Игорь Ефимов ЗРЕЛИЩА Роман

1

Однажды в разгаре детства Сережа, пробегая по квартире, случайно заскочил в комнату бабушки, и в тот же момент по фантастическому совпадению сама собой открылась форточка, со стены упал и разбился портрет писателя Григоровича, и, падая, он еще зацепил веревкой безобразную гипсовую герцогиню и разнес ее вдребезги.

— Ты вносишь в мир ужасную неустойчивость, — сказала бабушка, едва отсмеявшись, и эти слова настолько врезались в ошеломленное сознание Сережи, что он начал часто употреблять их кстати и некстати, тем более что взрослые всякий раз смеялись, находя их удивительно верными. Когда его ругали за мокрые ботинки или оторванный рукав или спрашивали, зачем он спустил шины у стоявшего во дворе грузовика, он отвечал, что вносит в мир неустойчивость, и ему казалось, что одно только знание этой магической и смешной фразы позволяет уже и даже как бы заставляет его делать столько недозволенных и вредных поступков.

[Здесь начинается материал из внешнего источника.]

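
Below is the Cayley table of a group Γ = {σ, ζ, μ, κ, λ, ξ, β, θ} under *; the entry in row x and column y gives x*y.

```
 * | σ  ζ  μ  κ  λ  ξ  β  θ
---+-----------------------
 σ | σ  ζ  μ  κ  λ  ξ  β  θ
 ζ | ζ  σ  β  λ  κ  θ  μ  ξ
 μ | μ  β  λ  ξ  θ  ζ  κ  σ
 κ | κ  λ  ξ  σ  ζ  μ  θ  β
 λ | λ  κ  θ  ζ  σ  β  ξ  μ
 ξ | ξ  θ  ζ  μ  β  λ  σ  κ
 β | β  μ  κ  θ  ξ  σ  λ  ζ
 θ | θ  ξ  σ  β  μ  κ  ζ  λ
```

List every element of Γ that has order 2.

{ζ, κ, λ}

Identity is σ. Compute the order of each non-identity element by repeated multiplication:
  ζ: ζ → σ  (order 2)
  μ: μ → λ → θ → σ  (order 4)
  κ: κ → σ  (order 2)
  λ: λ → σ  (order 2)
  ξ: ξ → λ → β → σ  (order 4)
  β: β → λ → ξ → σ  (order 4)
  θ: θ → λ → μ → σ  (order 4)
Elements of order 2: {ζ, κ, λ}.
(Structurally, Γ here is isomorphic to Z_2 x Z_4.)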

Маму Андреевну часто вызывали в школу поговорить об упрямстве и избалованности ее сына. Ее вызывали, и она плакала — плакала там, где этого от нее ждали и требовали приличия, не испытывая, однако, настоящей внутренней горечи, а скорее наоборот — радость; она любила Сережу без хвастовства и самолюбия и рада была с кем угодно говорить о нем понятными словами: упрямство — да, своеволие, дерзости — да, это понятно, с этим надо бороться, и откуда в нем это взялось, и в кого он, и как все это грустно и печально, и прискорбно, и… и как хорошо.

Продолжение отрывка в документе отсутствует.